At 7:28 AM, January 23, 2009, Blogger Sisiggy said...

I think, as parents, we tend to get hung up on those little milestones, especially when they're babies. You get into a habit of "wishing their babyhood away" over something that the odds are, can't be changed or won't make a difference. (Of course, I say this with hindsight being 20/20...)

I really like that wall color. It's the type of wall color that, having seen it on your blog, I decide to use it and then it ends up looking like Pepto Bismol on my wall.

 
At 9:28 AM, January 23, 2009, Blogger Gwynne said...

Sisiggy...we definitely don't want to push growing up. If possible, we would keep the babyhood forever. :-) And you're right, we can probably expect that he will sit up eventually...at least until he hits the teen years and again starts spending most of his time in the prone position. ;-)

The wall color was hard to achieve...it's a good thing my husband is a professional painter and didn't mind changing it a few times until I got it to my liking...I call it Terra Cotta. Along the way, I tried painting the hallway next to it a form of lavender...the result made me sick to my stomach and I needed Pepto Bismol.

 
At 4:41 PM, January 23, 2009, Blogger Lynellen said...

I wonder if twitter would help you any... would 140 character updates of one sentence help you communicate and also not feel guilty?

 
At 7:10 PM, January 23, 2009, Blogger Gwynne said...

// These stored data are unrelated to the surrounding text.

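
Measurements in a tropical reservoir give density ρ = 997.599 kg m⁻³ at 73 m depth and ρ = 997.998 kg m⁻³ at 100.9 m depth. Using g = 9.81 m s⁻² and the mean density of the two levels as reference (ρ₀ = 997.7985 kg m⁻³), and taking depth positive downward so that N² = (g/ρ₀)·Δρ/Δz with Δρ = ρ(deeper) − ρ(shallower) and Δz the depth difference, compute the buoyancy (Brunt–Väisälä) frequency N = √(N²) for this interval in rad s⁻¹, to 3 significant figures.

Δρ = 997.998 − 997.599 = 0.399 kg m⁻³ over Δz = 100.9 − 73 = 27.9 m.
N² = (9.81/997.7985) × (0.399/27.9) = 1.4060 × 10⁻⁴ s⁻².
N = √(1.4060 × 10⁻⁴) = 0.011857 rad s⁻¹ ≈ 0.0119 rad s⁻¹.

0.0119 rad s⁻¹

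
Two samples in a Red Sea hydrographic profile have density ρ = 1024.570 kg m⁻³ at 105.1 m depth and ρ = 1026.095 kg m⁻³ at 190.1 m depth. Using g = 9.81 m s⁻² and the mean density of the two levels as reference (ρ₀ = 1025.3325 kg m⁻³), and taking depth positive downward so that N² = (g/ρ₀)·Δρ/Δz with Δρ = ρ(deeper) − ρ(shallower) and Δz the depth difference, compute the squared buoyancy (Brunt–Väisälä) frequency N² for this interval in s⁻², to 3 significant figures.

1.72 × 10⁻⁴ s⁻²

Δρ = 1026.095 − 1024.570 = 1.525 kg m⁻³ over Δz = 190.1 − 105.1 = 85 m.
N² = (9.81/1025.3325) × (1.525/85) = 1.7165 × 10⁻⁴ s⁻² ≈ 1.72 × 10⁻⁴ s⁻².
A positive N² confirms static stability across the interval.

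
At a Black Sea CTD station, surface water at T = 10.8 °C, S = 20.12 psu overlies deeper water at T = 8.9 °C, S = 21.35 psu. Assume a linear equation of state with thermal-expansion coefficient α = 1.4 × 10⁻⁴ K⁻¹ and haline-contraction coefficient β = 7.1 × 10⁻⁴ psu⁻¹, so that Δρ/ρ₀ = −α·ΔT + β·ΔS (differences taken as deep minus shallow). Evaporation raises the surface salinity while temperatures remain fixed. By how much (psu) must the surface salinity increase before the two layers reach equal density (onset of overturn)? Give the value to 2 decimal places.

1.60 psu

Neutral buoyancy requires −α(T_deep − T_surf) + β(S_deep − S_surf′) = 0.
S_surf′ = S_deep − (α/β)·ΔT = 21.35 − (1.4 × 10⁻⁴/7.1 × 10⁻⁴)·(-1.9) = 21.7246 psu.
Increase required: 21.7246 − 20.12 = 1.6046 psu.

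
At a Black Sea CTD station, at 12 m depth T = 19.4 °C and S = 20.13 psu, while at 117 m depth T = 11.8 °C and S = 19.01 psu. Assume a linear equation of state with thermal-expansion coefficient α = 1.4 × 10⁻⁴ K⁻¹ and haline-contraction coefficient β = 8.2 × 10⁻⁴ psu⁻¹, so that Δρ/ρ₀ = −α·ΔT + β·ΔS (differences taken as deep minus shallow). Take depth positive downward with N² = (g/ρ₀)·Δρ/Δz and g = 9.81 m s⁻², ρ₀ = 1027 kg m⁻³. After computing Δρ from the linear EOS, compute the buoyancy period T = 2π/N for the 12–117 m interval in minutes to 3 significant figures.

28.4 min

ΔT = -7.6 K, ΔS = -1.12 psu (deep − shallow).
Δρ/ρ₀ = −αΔT + βΔS = 1.064 × 10⁻³ − 9.184 × 10⁻⁴ = 1.456 × 10⁻⁴, so Δρ ≈ 0.1495 kg m⁻³.
N² = (g/ρ₀)·Δρ/Δz = g·(Δρ/ρ₀)/Δz = 9.81 × 1.456 × 10⁻⁴ / 105 = 1.3603 × 10⁻⁵ s⁻².
N = √(1.3603 × 10⁻⁵) = 3.6882 × 10⁻³ rad s⁻¹ → T = 2π/N = 1.7036 × 10³ s = 28.393 min ≈ 28.4 min.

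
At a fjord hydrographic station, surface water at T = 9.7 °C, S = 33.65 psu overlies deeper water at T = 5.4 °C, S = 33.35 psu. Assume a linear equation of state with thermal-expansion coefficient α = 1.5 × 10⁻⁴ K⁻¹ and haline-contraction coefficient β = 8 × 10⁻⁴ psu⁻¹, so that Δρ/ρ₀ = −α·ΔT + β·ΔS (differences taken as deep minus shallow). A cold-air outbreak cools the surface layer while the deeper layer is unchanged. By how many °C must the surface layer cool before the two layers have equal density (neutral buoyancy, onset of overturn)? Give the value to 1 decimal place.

Neutral buoyancy requires Δρ = 0, i.e. −α(T_deep − T_surf′) + β(S_deep − S_surf) = 0.
T_surf′ = T_deep − (β/α)·ΔS = 5.4 − (8 × 10⁻⁴/1.5 × 10⁻⁴)·(-0.30) = 7.000 °C.
Cooling required: 9.7 − (7.000) = 2.700 °C.

2.7 °C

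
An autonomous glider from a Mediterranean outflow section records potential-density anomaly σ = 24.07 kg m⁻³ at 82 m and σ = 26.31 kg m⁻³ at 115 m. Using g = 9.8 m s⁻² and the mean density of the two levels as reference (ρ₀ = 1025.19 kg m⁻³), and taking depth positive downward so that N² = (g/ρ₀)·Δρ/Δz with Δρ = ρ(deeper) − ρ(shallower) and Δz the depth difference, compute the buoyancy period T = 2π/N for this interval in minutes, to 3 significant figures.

Δρ = 1026.31 − 1024.07 = 2.24 kg m⁻³ over Δz = 115 − 82 = 33 m.
N² = (9.8/1025.19) × (2.24/33) = 6.4887 × 10⁻⁴ s⁻².
N = √(6.4887 × 10⁻⁴) = 0.025473 rad s⁻¹, so T = 2π/N = 246.66 s = 4.1110 min ≈ 4.11 min.

4.11 min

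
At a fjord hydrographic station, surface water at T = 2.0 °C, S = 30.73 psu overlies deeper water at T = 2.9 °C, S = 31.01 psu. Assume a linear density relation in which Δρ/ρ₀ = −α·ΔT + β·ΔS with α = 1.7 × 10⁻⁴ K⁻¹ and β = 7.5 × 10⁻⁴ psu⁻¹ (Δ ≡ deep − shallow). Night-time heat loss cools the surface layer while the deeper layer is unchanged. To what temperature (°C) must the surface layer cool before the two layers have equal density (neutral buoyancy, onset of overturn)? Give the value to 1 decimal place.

Neutral buoyancy requires Δρ = 0, i.e. −α(T_deep − T_surf′) + β(S_deep − S_surf) = 0.
T_surf′ = T_deep − (β/α)·ΔS = 2.9 − (7.5 × 10⁻⁴/1.7 × 10⁻⁴)·(+0.28) = 1.665 °C.
Cooling required: 2.0 − (1.665) = 0.335 °C.

1.7 °C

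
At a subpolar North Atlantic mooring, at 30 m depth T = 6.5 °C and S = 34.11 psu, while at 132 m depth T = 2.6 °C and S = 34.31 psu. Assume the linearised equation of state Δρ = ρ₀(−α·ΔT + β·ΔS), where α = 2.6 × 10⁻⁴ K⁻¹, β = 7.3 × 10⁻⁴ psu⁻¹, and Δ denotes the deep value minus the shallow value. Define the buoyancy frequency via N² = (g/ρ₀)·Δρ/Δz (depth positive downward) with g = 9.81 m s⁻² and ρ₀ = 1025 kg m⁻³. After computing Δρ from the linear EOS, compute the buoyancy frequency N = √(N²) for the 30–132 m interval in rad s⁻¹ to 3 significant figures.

0.0106 rad s⁻¹

ΔT = -3.9 K, ΔS = +0.20 psu (deep − shallow).
Δρ/ρ₀ = −αΔT + βΔS = 1.014 × 10⁻³ + 1.46 × 10⁻⁴ = 1.16 × 10⁻³, so Δρ ≈ 1.189 kg m⁻³.
N² = (g/ρ₀)·Δρ/Δz = g·(Δρ/ρ₀)/Δz = 9.81 × 1.16 × 10⁻³ / 102 = 1.1156 × 10⁻⁴ s⁻².
N = √(1.1156 × 10⁻⁴) = 0.010562 rad s⁻¹ ≈ 0.0106 rad s⁻¹.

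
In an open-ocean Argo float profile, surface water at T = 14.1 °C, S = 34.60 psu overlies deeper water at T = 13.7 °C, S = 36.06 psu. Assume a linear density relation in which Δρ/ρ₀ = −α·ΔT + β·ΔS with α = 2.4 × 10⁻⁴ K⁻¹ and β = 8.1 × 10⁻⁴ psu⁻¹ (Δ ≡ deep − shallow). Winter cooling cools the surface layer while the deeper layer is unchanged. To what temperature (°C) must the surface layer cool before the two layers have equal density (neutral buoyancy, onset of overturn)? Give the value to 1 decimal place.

Neutral buoyancy requires Δρ = 0, i.e. −α(T_deep − T_surf′) + β(S_deep − S_surf) = 0.
T_surf′ = T_deep − (β/α)·ΔS = 13.7 − (8.1 × 10⁻⁴/2.4 × 10⁻⁴)·(+1.46) = 8.773 °C.
Cooling required: 14.1 − (8.773) = 5.327 °C.

8.8 °C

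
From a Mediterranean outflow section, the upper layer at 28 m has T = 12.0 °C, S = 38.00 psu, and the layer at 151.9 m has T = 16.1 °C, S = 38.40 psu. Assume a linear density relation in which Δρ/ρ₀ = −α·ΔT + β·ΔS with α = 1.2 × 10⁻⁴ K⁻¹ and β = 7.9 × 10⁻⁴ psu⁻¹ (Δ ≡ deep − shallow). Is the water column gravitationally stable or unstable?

unstable

ΔT = 16.1 − 12.0 = +4.1 K and ΔS = 38.40 − 38.00 = +0.40 psu (deep − shallow).
−αΔT = -4.92 × 10⁻⁴; βΔS = 3.16 × 10⁻⁴; sum Δρ/ρ₀ = -1.76 × 10⁻⁴.
Δρ/ρ₀ < 0, so Δρ < 0: deeper water is lighter → statically unstable; the column would overturn.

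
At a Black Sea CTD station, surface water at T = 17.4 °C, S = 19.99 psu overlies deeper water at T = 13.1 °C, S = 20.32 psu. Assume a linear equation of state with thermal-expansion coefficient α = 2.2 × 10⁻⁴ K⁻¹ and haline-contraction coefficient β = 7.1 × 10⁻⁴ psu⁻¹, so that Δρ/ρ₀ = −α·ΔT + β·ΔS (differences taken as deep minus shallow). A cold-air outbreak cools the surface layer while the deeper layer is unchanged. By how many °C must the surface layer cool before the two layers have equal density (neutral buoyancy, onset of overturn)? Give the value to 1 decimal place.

Neutral buoyancy requires Δρ = 0, i.e. −α(T_deep − T_surf′) + β(S_deep − S_surf) = 0.
T_surf′ = T_deep − (β/α)·ΔS = 13.1 − (7.1 × 10⁻⁴/2.2 × 10⁻⁴)·(+0.33) = 12.035 °C.
Cooling required: 17.4 − (12.035) = 5.365 °C.

5.4 °C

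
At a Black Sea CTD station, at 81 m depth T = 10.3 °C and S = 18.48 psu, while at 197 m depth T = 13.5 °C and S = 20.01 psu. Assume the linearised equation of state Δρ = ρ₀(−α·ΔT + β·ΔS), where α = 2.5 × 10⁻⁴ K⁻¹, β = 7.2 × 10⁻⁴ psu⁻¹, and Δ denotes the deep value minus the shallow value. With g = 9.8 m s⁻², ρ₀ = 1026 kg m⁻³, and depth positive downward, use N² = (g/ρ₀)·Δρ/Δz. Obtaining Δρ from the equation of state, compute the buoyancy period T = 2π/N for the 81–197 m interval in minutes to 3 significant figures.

ΔT = +3.2 K, ΔS = +1.53 psu (deep − shallow).
Δρ/ρ₀ = −αΔT + βΔS = -8.00 × 10⁻⁴ + 1.1016 × 10⁻³ = 3.016 × 10⁻⁴, so Δρ ≈ 0.3094 kg m⁻³.
N² = (g/ρ₀)·Δρ/Δz = g·(Δρ/ρ₀)/Δz = 9.8 × 3.016 × 10⁻⁴ / 116 = 2.5480 × 10⁻⁵ s⁻².
N = √(2.5480 × 10⁻⁵) = 5.0478 × 10⁻³ rad s⁻¹ → T = 2π/N = 1.2447 × 10³ s = 20.745 min ≈ 20.7 min.

20.7 min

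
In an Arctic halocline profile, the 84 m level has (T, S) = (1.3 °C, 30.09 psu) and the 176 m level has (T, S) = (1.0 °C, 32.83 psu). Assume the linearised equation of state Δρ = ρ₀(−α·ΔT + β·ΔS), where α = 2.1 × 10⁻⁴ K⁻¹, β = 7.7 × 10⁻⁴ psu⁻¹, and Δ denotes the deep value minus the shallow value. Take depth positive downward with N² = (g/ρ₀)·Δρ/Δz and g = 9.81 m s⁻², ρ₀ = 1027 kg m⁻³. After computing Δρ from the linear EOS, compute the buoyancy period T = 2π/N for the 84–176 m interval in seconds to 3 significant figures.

ΔT = -0.3 K, ΔS = +2.74 psu (deep − shallow).
Δρ/ρ₀ = −αΔT + βΔS = 6.30 × 10⁻⁵ + 2.1098 × 10⁻³ = 2.1728 × 10⁻³, so Δρ ≈ 2.231 kg m⁻³.
N² = (g/ρ₀)·Δρ/Δz = g·(Δρ/ρ₀)/Δz = 9.81 × 2.1728 × 10⁻³ / 92 = 2.3169 × 10⁻⁴ s⁻².
N = √(2.3169 × 10⁻⁴) = 0.015221 rad s⁻¹ → T = 2π/N = 412.80 s ≈ 413 s.

413 s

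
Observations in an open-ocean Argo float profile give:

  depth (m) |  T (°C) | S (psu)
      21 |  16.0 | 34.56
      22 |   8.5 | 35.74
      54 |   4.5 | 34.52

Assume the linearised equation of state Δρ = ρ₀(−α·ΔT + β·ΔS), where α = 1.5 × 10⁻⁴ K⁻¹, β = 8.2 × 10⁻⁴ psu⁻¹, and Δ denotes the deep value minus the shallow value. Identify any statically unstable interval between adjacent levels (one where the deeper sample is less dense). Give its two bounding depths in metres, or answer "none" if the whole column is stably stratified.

Evaluate Δρ/ρ₀ = −αΔT + βΔS across each adjacent pair:
  21–22 m: −αΔT+βΔS = −(1.5 × 10⁻⁴)(-7.5)+(8.2 × 10⁻⁴)(+1.18) = 2.1 × 10⁻³ → stable
  22–54 m: −αΔT+βΔS = −(1.5 × 10⁻⁴)(-4.0)+(8.2 × 10⁻⁴)(-1.22) = -4.0 × 10⁻⁴ → UNSTABLE
The 22–54 m interval has Δρ < 0: lighter water underlies denser water.

22–54 m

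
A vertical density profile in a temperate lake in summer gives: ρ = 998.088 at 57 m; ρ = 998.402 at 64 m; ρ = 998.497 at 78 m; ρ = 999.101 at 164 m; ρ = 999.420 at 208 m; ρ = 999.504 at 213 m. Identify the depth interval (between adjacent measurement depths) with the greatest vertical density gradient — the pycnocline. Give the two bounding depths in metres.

Compute the density gradient over each adjacent pair:
  57–64 m: Δρ/Δz = 0.314/7 = 0.045 kg m⁻⁴
  64–78 m: Δρ/Δz = 0.095/14 = 6.8 × 10⁻³ kg m⁻⁴
  78–164 m: Δρ/Δz = 0.604/86 = 7.0 × 10⁻³ kg m⁻⁴
  164–208 m: Δρ/Δz = 0.319/44 = 7.3 × 10⁻³ kg m⁻⁴
  208–213 m: Δρ/Δz = 0.084/5 = 0.017 kg m⁻⁴
The largest gradient is in the 57–64 m interval — the pycnocline.

57–64 m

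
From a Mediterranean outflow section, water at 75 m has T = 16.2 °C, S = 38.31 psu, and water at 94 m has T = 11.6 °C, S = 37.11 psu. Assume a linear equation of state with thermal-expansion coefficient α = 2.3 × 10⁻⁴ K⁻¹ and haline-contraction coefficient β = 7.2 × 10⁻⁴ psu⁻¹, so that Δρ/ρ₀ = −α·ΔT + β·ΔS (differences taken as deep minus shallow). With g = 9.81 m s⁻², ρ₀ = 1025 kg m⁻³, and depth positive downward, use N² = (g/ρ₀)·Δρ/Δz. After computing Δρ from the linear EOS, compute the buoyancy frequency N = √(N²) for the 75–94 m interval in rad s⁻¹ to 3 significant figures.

ΔT = -4.6 K, ΔS = -1.20 psu (deep − shallow).
Δρ/ρ₀ = −αΔT + βΔS = 1.058 × 10⁻³ − 8.64 × 10⁻⁴ = 1.94 × 10⁻⁴, so Δρ ≈ 0.1988 kg m⁻³.
N² = (g/ρ₀)·Δρ/Δz = g·(Δρ/ρ₀)/Δz = 9.81 × 1.94 × 10⁻⁴ / 19 = 1.0017 × 10⁻⁴ s⁻².
N = √(1.0017 × 10⁻⁴) = 0.010008 rad s⁻¹ ≈ 0.0100 rad s⁻¹.

0.0100 rad s⁻¹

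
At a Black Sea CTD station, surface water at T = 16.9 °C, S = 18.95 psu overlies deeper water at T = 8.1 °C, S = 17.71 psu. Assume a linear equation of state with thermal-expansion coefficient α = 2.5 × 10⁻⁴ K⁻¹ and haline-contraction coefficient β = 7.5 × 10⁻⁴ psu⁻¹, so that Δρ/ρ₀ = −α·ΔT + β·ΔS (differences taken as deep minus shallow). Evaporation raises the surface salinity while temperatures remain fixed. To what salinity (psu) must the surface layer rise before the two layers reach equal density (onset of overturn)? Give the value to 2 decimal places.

20.64 psu

Neutral buoyancy requires −α(T_deep − T_surf) + β(S_deep − S_surf′) = 0.
S_surf′ = S_deep − (α/β)·ΔT = 17.71 − (2.5 × 10⁻⁴/7.5 × 10⁻⁴)·(-8.8) = 20.6433 psu.
Increase required: 20.6433 − 18.95 = 1.6933 psu.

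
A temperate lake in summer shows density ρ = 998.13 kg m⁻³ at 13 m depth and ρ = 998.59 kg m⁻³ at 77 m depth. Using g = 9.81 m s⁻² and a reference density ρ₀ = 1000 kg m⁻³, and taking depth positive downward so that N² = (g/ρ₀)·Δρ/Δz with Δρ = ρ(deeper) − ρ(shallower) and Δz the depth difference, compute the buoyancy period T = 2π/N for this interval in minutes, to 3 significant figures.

12.5 min

Δρ = 998.59 − 998.13 = 0.46 kg m⁻³ over Δz = 77 − 13 = 64 m.
N² = (9.81/1000) × (0.46/64) = 7.0509 × 10⁻⁵ s⁻².
N = √(7.0509 × 10⁻⁵) = 8.3970 × 10⁻³ rad s⁻¹, so T = 2π/N = 748.27 s = 12.471 min ≈ 12.5 min.
Since Δρ > 0 the layer is stably stratified.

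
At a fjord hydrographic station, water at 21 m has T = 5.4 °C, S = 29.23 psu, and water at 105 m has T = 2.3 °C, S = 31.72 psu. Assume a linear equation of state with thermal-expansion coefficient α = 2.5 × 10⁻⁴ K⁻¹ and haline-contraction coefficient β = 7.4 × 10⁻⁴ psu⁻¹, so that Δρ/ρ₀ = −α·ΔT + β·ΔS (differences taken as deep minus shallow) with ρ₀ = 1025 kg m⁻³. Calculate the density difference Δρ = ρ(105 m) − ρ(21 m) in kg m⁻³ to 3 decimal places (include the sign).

ΔT = -3.1 K, ΔS = +2.49 psu (deep − shallow).
Δρ/ρ₀ = −(2.5 × 10⁻⁴)(-3.1) + (7.4 × 10⁻⁴)(+2.49) = 2.6176 × 10⁻³.
Δρ = 1025 × (2.6176 × 10⁻³) = +2.683 kg m⁻³.
Positive Δρ: denser below, stable.

+2.683 kg m⁻³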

For whatever reason, I have not embraced Twitter, or Facebook. At all. Maybe if I could update from my phone, that would make Twitter more interesting, but I've no interest in paying yet more money for my cell phone service.

 
At 7:53 PM, January 23, 2009, Blogger beth said...

He's HUGE. I think he ways more than my 1 year old. Of course, he's underweight so... :) I'm so glad he's doing well - and he'll do all those things in his own time...right til his teens, you're right. :)

I really like that wall color as well. I painted my main floor powder room eggplant and it's probably my favorite room in the house color-wise. I just can't get away with spending all day in there. :)

 
At 6:10 AM, January 24, 2009, Blogger Jen said...

Very cute kid there. Milestones are hard to pin down, especially in a preemie. Sounds like he's growing well enough - those things will come when he's ready.